Joe Miller is again challenging Lisa Murkowski for U.S. Senate, and this time he’s running as a Libertarian.
Late Tuesday afternoon, just hours before the deadline to act, the Alaska Libertarian Party and Miller announced that Miller will replace Cean Stevens as the Libertarian Party’s candidate for U.S. Senate.
“Alaskans deserve a real choice,” said Miller in a statement posted on his campaign website. “The choice between a Democrat, a Democrat-backed independent, and a Republican-In-Name-Only — who has been one of Barack Obama’s chief enablers — is no choice at all.”
Miller said in his campaign announcement that if elected, he would caucus with the Republican Party in the U.S. Senate.
The Alaska Division of Elections received Stevens’ withdrawal from the race on Tuesday. In her official letter to the division, she said, “After much deliberation and soul searching, I know that in order for Alaska to win we must make our best showing to put a Libertarian into the U.S. Senate. I think this opportunity will have its greatest chance at success if someone with greater name recognition is the one on the ticket.”
At 1:45 p.m. Tuesday, Miller’s application was stamped and received at the Division of Elections office in Anchorage.

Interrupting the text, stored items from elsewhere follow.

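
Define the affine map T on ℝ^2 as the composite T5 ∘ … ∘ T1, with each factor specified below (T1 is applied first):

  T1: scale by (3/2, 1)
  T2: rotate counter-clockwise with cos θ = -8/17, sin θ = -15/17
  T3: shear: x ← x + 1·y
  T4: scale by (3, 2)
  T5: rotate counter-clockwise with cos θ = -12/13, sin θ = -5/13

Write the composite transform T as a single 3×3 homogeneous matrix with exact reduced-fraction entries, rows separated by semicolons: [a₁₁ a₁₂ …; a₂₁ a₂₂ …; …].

T1 = [3/2 0 0; 0 1 0; 0 0 1]
T2·T1 = [-12/17 15/17 0; -45/34 -8/17 0; 0 0 1]
T3·…·T1 = [-69/34 7/17 0; -45/34 -8/17 0; 0 0 1]
T4·…·T1 = [-207/34 21/17 0; -45/17 -16/17 0; 0 0 1]
T5·…·T1 = [1017/221 -332/221 0; 2115/442 87/221 0; 0 0 1]

T = [1017/221 -332/221 0; 2115/442 87/221 0; 0 0 1]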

According to records from the Alaska Division of Elections, Miller changed his voter registration from Republican to Libertarian shortly before the official candidate switch took place.
Miller became famous in Alaska during the 2010 Republican primary for U.S. Senate when he unexpectedly defeated incumbent Sen. Lisa Murkowski. His triumph was short-lived, as Murkowski launched a successful write-in campaign, becoming the first person to win a U.S. Senate seat with a write-in campaign since Strom Thurmond did it in 1954 in South Carolina.
Miller ran for U.S. Senate again in 2014, losing to eventual winner Dan Sullivan in the Republican primary.
Miller was unavailable for an immediate interview Tuesday evening, but Libertarian Party chairman Terrence Shannigan said Stevens told Libertarian Party leaders in late August that she wanted to withdraw from the race.
“The (Libertarian Party) board had to focus on that as kind of a first priority, and then the question is who do you run?” he said.
Time was a factor: 5 p.m. Tuesday was the deadline for candidates to withdraw from the election and for parties to change the names of candidates on November’s general election ballot.
Stevens recommended Miller to the Libertarian Party’s leadership, which approached him with a copy of the Libertarian platform.
“The response back was superb,” Shannigan said. “In the amount of time we had left, and the options we had, and Cean’s desires, it was all kind of taken into consideration.”
The party’s board voted unanimously on the evening of Sept. 1 to accept Stevens’ withdrawal and to replace her with Miller.
The Libertarian Party of Alaska twice courted Miller to serve as its candidate in the past six years, he added. “We’ve always found a very common alignment.”
According to records kept by the Federal Election Commission, Miller has $99,402 in campaign cash left over from his 2014 Republican primary race for Senate against Mead Treadwell and Sullivan.
In November’s general election, Miller faces Murkowski, Democratic challenger Ray Metcalfe, independent Margaret Stock, independent Breck Craig, and independent Ted Gianoutsos.